Devawn Wilkinson assembles words with enviable ease. Drawing on her skill as a playwright, she creates moments of human interaction that feel both universal and highly personal. The London-based poet joins us today for the ongoing Two Poems series.
Poem for No One – Devawn Wilkinson
Devawn Wilkinson reads What’s That by Anne Sexton
Why did you choose the Anne Sexton poem?
It’s one of the most recent poems to become one of my favourites. Usually it takes a long time for me to love a poem, but the first time I heard it I took to it. I feel like it is about being watched by something, like a sense of paranoia, something about history or about your past or a memory that is present. You can’t quite look at it, but it follows you. I reminds me of A Birthday Present by Sylvia Plath. They’re kind of twin poems. They both have that sense that something is there, is present. The one line ‘Something that I know I know’ sums up the whole poem. Something just out of reach that is a source of fear, yet also nostalgia. It all collides in the poem. Something called back from time. It’s like the sense of déjà vu that you get sometimes. The knowledge that you’ve never been somewhere before pervades the whole poem.
To you find yourself influenced by Sexton and Plath in your own poetry?
One of my favourite things about both poems, though more Plath is her language. She often uses very clinical language. Even though she was a patient, she often talks like a doctor talking to a patient. It’s cold, formal and sterile. I don’t usually write like that, but after reading a lot of Plath I found it interesting to take deeply emotional, difficult things and completely invert them by being very cold. The contrast there is quite difficulty to listen to, which is what I find so interesting about it.
And your poem. You mentioned that it was a poem you had shirked off and returned to recently…
Yes, well it’s called a Poem for No One. Often I write poetry that is lazily autobiographical, but this came from a series of images and phrases that I wanted to throw together. The meaning is mixed up in the poem. It’s a difficult poem as it is for no one, it doesn’t have an obvious bearing.
I wanted to use the idea of deciding someone’s life for them. It’s the difficulties of life pushed on to the template of a person. I think it’s a slightly distressing poem. It could be addressing you or everyone. It is like the threat of something happening.
Let’s talk about MAP. How did it come about?

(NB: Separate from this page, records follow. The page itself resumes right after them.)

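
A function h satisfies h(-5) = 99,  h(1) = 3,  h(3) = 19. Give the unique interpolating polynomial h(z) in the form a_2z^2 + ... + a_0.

h(z) = 3z^2 - 4z + 4

Build the Lagrange basis polynomials:
L_0(z) = (z - 1)(z - 3) / [48] = (1/48)z^2 - (1/12)z + 1/16
L_1(z) = (z + 5)(z - 3) / [-12] = -(1/12)z^2 - (1/6)z + 5/4
L_2(z) = (z + 5)(z - 1) / [16] = (1/16)z^2 + (1/4)z - 5/16
h(z) = 99·L_0 + 3·L_1 + 19·L_2
  99·L_0(z) = (33/16)z^2 - (33/4)z + 99/16
  3·L_1(z) = -(1/4)z^2 - (1/2)z + 15/4
  19·L_2(z) = (19/16)z^2 + (19/4)z - 95/16
Adding term by term: 3z^2 - 4z + 4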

I’m speaking as a subordinate here! I met my friend Will [Tucker] a couple of years ago and he had the idea to put together a poetry publication for our university. It got pushed back further and further and then we decided that it shouldn’t just be for the university, more for the city. We realised that we were young poets and that others must be out there.
The MAP idea came from a desire to have the publication sit separate from any other publications coming out of the university. We wanted it to be different. Each one folds out like a map, so there is a sort of house style emerging that binds them all together.
What’s the next step?
More! We did a few films and podcasts of poets reading bigger sections of their work. We want to get poetry off the page!
Devawn Wilkinson is a poet and playwright based in London and is part of the team behind the brilliant MAP Poetry magazine.